[SAC] Munin notes

Tue Aug 21 19:02:32 PDT 2012

On 08/21/2012 03:52 PM, Frank Warmerdam wrote:
> On Tue, Aug 21, 2012 at 2:56 PM, Alex Mandel <tech_dev at wildintellect.com> wrote:
>> Due to the ongoing troubleshooting on Tracsvn I was paying a little more
>> attention to Munin.
>>
>> 1. We still need to decide where emails should be sent when munin hits a
>> warning or critical value (eg. disk is over 90%). I don't want to use
>> the Sac list because the number emails per incident can get astronomical
>> quickly (1 email per chart even if only 1 chart is out of bounds, repeat
>> every 5 minutes until issue is resolved). Do we have an svn watch type
>> list or something similar that sends out but isn't really for discussion?
> 
> Alex,
> 
> Perhaps we could setup a sac-alert mailing list?  I'm just a bit
> concerned about alerting going nuts with lots of message and
> also bogging down mailman, filling up disks, etc.
> 
sac-alert would work, as an exception we could host such a list with an
outside service.

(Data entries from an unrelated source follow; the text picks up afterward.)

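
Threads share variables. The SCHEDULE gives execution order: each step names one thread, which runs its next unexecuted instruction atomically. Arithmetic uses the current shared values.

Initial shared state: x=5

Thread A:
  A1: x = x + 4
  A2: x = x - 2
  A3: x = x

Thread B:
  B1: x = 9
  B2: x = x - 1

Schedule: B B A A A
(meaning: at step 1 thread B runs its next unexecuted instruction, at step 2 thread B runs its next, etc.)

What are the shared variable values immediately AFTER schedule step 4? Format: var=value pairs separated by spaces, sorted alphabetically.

Step 1: thread B executes B1 (x = 9). Shared: x=9. PCs: A@0 B@1
Step 2: thread B executes B2 (x = x - 1). Shared: x=8. PCs: A@0 B@2
Step 3: thread A executes A1 (x = x + 4). Shared: x=12. PCs: A@1 B@2
Step 4: thread A executes A2 (x = x - 2). Shared: x=10. PCs: A@2 B@2

Answer: x=10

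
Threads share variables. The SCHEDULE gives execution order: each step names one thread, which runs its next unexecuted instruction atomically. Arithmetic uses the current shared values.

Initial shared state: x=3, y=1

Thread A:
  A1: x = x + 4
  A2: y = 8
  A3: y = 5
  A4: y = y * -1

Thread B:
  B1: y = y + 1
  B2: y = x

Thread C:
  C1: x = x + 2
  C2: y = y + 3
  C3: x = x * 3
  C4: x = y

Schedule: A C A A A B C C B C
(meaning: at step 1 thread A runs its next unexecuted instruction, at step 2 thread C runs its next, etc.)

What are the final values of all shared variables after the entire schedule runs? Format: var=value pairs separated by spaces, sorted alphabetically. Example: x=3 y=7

Step 1: thread A executes A1 (x = x + 4). Shared: x=7 y=1. PCs: A@1 B@0 C@0
Step 2: thread C executes C1 (x = x + 2). Shared: x=9 y=1. PCs: A@1 B@0 C@1
Step 3: thread A executes A2 (y = 8). Shared: x=9 y=8. PCs: A@2 B@0 C@1
Step 4: thread A executes A3 (y = 5). Shared: x=9 y=5. PCs: A@3 B@0 C@1
Step 5: thread A executes A4 (y = y * -1). Shared: x=9 y=-5. PCs: A@4 B@0 C@1
Step 6: thread B executes B1 (y = y + 1). Shared: x=9 y=-4. PCs: A@4 B@1 C@1
Step 7: thread C executes C2 (y = y + 3). Shared: x=9 y=-1. PCs: A@4 B@1 C@2
Step 8: thread C executes C3 (x = x * 3). Shared: x=27 y=-1. PCs: A@4 B@1 C@3
Step 9: thread B executes B2 (y = x). Shared: x=27 y=27. PCs: A@4 B@2 C@3
Step 10: thread C executes C4 (x = y). Shared: x=27 y=27. PCs: A@4 B@2 C@4

Answer: x=27 y=27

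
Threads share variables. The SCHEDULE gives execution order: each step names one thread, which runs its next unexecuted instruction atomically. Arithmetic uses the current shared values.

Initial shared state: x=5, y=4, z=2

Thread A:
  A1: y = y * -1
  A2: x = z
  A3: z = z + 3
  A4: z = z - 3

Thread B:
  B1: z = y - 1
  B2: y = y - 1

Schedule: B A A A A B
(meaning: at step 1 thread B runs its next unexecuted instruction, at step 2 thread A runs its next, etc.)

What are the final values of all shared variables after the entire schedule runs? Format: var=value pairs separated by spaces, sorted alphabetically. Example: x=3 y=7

Step 1: thread B executes B1 (z = y - 1). Shared: x=5 y=4 z=3. PCs: A@0 B@1
Step 2: thread A executes A1 (y = y * -1). Shared: x=5 y=-4 z=3. PCs: A@1 B@1
Step 3: thread A executes A2 (x = z). Shared: x=3 y=-4 z=3. PCs: A@2 B@1
Step 4: thread A executes A3 (z = z + 3). Shared: x=3 y=-4 z=6. PCs: A@3 B@1
Step 5: thread A executes A4 (z = z - 3). Shared: x=3 y=-4 z=3. PCs: A@4 B@1
Step 6: thread B executes B2 (y = y - 1). Shared: x=3 y=-5 z=3. PCs: A@4 B@2

Answer: x=3 y=-5 z=3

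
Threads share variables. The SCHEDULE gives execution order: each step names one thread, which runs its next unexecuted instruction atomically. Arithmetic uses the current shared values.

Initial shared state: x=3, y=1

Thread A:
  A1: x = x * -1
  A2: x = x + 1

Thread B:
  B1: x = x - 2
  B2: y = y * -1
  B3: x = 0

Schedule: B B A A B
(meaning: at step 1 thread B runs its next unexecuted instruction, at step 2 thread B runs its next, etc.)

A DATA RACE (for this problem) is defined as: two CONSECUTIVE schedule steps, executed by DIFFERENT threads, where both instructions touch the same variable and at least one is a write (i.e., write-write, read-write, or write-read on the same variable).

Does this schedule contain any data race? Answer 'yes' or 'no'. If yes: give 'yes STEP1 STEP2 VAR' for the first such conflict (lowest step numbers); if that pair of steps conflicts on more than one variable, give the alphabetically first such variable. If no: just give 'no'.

Steps 1,2: same thread (B). No race.
Steps 2,3: B(r=y,w=y) vs A(r=x,w=x). No conflict.
Steps 3,4: same thread (A). No race.
Steps 4,5: A(x = x + 1) vs B(x = 0). RACE on x (W-W).
First conflict at steps 4,5.

Answer: yes 4 5 x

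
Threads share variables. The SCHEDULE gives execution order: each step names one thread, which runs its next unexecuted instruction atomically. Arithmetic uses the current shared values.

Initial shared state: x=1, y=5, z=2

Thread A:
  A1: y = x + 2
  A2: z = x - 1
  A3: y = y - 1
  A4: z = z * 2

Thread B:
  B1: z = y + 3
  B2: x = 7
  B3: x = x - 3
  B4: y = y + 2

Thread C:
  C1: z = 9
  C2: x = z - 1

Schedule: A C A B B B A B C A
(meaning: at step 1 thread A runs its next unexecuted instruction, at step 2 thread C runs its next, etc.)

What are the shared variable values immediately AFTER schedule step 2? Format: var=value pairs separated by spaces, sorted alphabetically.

Answer: x=1 y=3 z=9

Derivation:
Step 1: thread A executes A1 (y = x + 2). Shared: x=1 y=3 z=2. PCs: A@1 B@0 C@0
Step 2: thread C executes C1 (z = 9). Shared: x=1 y=3 z=9. PCs: A@1 B@0 C@1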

The emails aren't big per email, there's just a lot of
them when things go wrong.

>> 2. I'd like to increase the ram allocation for the QGIS and the Projects
>> VMs. 2 GB+ to each, as both are using 70%+ of their current RAM on a
>> regular basis. Based on our notes we have 20 GB of unallocated RAM on
>> osgeo4 currently, so this should be no problem. Just wanted to get the
>> idea out before I ask osuosl to do it (might be able to do it with
>> ganeti web interface ourselves).
> 
> I can live with this change, but it doesn't leave us much more room
> if we want to spin up new machines or allocate more ram to existing
> ones.  What happens when the VMs go over the physical RAM?
> Does it degrade gracefully with some sort of swap equivelent?
> 
> Best regards,
> 

Yes, it uses the swap partition inside the VM disk allocation. Graceful
depends on definition as going into swap sometimes means the machine
locks up for while until it can clear the swap or finish whatever it's
doing. A common experience is that the machine becomes unresponsive and
no one can log in to check on it, leaving the options of wait until it's
done (might be never if it's apache) or force a reboot.

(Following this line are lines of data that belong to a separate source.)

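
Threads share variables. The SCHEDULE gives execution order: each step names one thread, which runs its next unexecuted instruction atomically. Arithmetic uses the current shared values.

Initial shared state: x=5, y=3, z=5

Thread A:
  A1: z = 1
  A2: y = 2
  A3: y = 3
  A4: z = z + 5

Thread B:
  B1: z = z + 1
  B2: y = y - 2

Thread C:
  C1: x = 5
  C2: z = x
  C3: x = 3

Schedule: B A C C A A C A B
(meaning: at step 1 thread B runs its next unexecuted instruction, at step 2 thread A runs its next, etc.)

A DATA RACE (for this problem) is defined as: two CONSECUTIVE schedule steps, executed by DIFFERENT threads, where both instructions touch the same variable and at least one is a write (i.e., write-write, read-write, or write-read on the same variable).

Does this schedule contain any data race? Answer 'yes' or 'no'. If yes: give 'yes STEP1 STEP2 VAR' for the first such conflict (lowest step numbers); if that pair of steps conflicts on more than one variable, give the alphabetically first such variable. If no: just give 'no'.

Steps 1,2: B(z = z + 1) vs A(z = 1). RACE on z (W-W).
Steps 2,3: A(r=-,w=z) vs C(r=-,w=x). No conflict.
Steps 3,4: same thread (C). No race.
Steps 4,5: C(r=x,w=z) vs A(r=-,w=y). No conflict.
Steps 5,6: same thread (A). No race.
Steps 6,7: A(r=-,w=y) vs C(r=-,w=x). No conflict.
Steps 7,8: C(r=-,w=x) vs A(r=z,w=z). No conflict.
Steps 8,9: A(r=z,w=z) vs B(r=y,w=y). No conflict.
First conflict at steps 1,2.

Answer: yes 1 2 z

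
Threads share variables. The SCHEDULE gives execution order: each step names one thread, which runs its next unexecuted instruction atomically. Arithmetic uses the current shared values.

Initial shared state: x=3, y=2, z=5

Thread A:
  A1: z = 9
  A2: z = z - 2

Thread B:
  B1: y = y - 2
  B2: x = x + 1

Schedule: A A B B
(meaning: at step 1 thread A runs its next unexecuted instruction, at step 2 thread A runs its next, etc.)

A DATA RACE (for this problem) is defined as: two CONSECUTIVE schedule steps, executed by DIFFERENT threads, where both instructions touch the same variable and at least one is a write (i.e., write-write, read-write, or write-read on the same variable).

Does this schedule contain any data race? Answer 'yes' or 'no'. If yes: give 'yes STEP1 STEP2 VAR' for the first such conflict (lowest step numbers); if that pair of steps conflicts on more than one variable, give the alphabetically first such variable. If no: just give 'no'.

Steps 1,2: same thread (A). No race.
Steps 2,3: A(r=z,w=z) vs B(r=y,w=y). No conflict.
Steps 3,4: same thread (B). No race.

Answer: no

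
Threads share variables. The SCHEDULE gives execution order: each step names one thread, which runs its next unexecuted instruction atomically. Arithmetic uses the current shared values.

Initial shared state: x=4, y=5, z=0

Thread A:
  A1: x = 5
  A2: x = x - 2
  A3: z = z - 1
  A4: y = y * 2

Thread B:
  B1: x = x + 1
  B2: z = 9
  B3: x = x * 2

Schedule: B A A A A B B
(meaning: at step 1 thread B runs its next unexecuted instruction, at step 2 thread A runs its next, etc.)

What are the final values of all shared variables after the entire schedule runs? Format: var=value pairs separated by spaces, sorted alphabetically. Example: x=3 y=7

Step 1: thread B executes B1 (x = x + 1). Shared: x=5 y=5 z=0. PCs: A@0 B@1
Step 2: thread A executes A1 (x = 5). Shared: x=5 y=5 z=0. PCs: A@1 B@1
Step 3: thread A executes A2 (x = x - 2). Shared: x=3 y=5 z=0. PCs: A@2 B@1
Step 4: thread A executes A3 (z = z - 1). Shared: x=3 y=5 z=-1. PCs: A@3 B@1
Step 5: thread A executes A4 (y = y * 2). Shared: x=3 y=10 z=-1. PCs: A@4 B@1
Step 6: thread B executes B2 (z = 9). Shared: x=3 y=10 z=9. PCs: A@4 B@2
Step 7: thread B executes B3 (x = x * 2). Shared: x=6 y=10 z=9. PCs: A@4 B@3

Answer: x=6 y=10 z=9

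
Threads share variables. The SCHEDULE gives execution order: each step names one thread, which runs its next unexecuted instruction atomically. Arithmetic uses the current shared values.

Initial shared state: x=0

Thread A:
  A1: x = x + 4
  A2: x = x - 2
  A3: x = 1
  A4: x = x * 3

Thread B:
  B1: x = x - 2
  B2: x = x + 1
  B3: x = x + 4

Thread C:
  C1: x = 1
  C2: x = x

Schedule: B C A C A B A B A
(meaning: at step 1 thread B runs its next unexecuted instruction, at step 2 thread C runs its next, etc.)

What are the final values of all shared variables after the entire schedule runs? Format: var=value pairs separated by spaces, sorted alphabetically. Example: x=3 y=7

Step 1: thread B executes B1 (x = x - 2). Shared: x=-2. PCs: A@0 B@1 C@0
Step 2: thread C executes C1 (x = 1). Shared: x=1. PCs: A@0 B@1 C@1
Step 3: thread A executes A1 (x = x + 4). Shared: x=5. PCs: A@1 B@1 C@1
Step 4: thread C executes C2 (x = x). Shared: x=5. PCs: A@1 B@1 C@2
Step 5: thread A executes A2 (x = x - 2). Shared: x=3. PCs: A@2 B@1 C@2
Step 6: thread B executes B2 (x = x + 1). Shared: x=4. PCs: A@2 B@2 C@2
Step 7: thread A executes A3 (x = 1). Shared: x=1. PCs: A@3 B@2 C@2
Step 8: thread B executes B3 (x = x + 4). Shared: x=5. PCs: A@3 B@3 C@2
Step 9: thread A executes A4 (x = x * 3). Shared: x=15. PCs: A@4 B@3 C@2

Answer: x=15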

We still would have 16 GB of ram for the host and for fail-over of
secure/web (8 reserved for that I think). I can audit to see if we can
take it away from other VMs that are underusing ram. Would adding 1 GB
be more palatable, no reason we have to do increments of 2.

Long term there's still the idea of getting build machine going
somewhere which would take the load off the qgis VM.

Thanks,
Alex